Obviously, can’t work on all those projects at once. We don’t have the time or the budget to do everything. That means we must prioritize. And that’s where we can get into trouble.
Before we start attacking our list, we need to determine what is important. The problem is, what is important to us may not be important to our leadership. And as my friend Van says, what is important to the Sr. Pastor is what is important. Everything else? Not so much.
I’ve said may times before that what we do is as much about people as it is about technology (regardless of how we feel about that). If we are going to be successful as a TD, we need to learn how to figure out what is important to senior leadership, and make those things priority.
For example, one of the things that is very important to our senior leadership is consistency. They don’t really care for big changes. So we have to move slowly and incrementally improve things. When we take a really big swing at something, we usually get pushback. Audio is a high value as well; it needs to be clear, mixed well, not too loud and—you guessed it—consistent. Video is not as important. So I spend a lot more time tweaking our audio systems and training that team than I do on the video system (much to the chagrin of the video team).

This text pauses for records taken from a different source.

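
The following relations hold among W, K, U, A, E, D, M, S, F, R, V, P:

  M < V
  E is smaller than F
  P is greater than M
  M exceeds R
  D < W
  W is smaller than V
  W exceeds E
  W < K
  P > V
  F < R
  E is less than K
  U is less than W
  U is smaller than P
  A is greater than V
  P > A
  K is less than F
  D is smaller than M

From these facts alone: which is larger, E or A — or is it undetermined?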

Long-time readers will also know that I consider being a TD a long game. We really can’t measure things in terms of months, but in terms of years. And this is where it gets interesting. If we spend a good amount of time building trust with leadership, focusing on the things that are important to them, improving those things and demonstrating progress, we will get increasing amounts of time, budget and leeway to work on the projects that are important to us.

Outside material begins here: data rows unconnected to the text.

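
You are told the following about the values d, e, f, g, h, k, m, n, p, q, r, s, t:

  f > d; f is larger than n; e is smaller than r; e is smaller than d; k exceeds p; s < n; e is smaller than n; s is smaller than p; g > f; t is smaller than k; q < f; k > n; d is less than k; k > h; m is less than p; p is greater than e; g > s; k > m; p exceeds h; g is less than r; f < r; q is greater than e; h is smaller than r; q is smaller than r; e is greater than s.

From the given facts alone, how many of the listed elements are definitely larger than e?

8

The elements the relations force above e are n, d, p, k, q, f, g, r — no chain reaches any other.
That is 8.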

Trouble comes when we reverse that process. I know guys who have gone into a new situation and immediately started making changes to suit their preferences. They often get a lot of negative feedback from leadership and it starts the relationship off on the wrong foot. It then takes months or years to rebuild that trust—if it is ever rebuilt.
The better plan is to come in and not make any changes for a while. Learn the systems and the people. Figure out what is important—to leadership, not to you—and start working on those things. Once we demonstrate progress on the issues that are troubling management, then we can working on the things we deem important.
As much as we might think we know best (and honestly, sometimes we do), it doesn’t matter. The technical director is a servant role; we serve the needs of the worship leader and senior pastor. Take care of those needs, and you get the freedom to do what you want to do. Start off doing what you want, and your life will be full of strife.
What have you found to be important in your church, and how have you addressed it?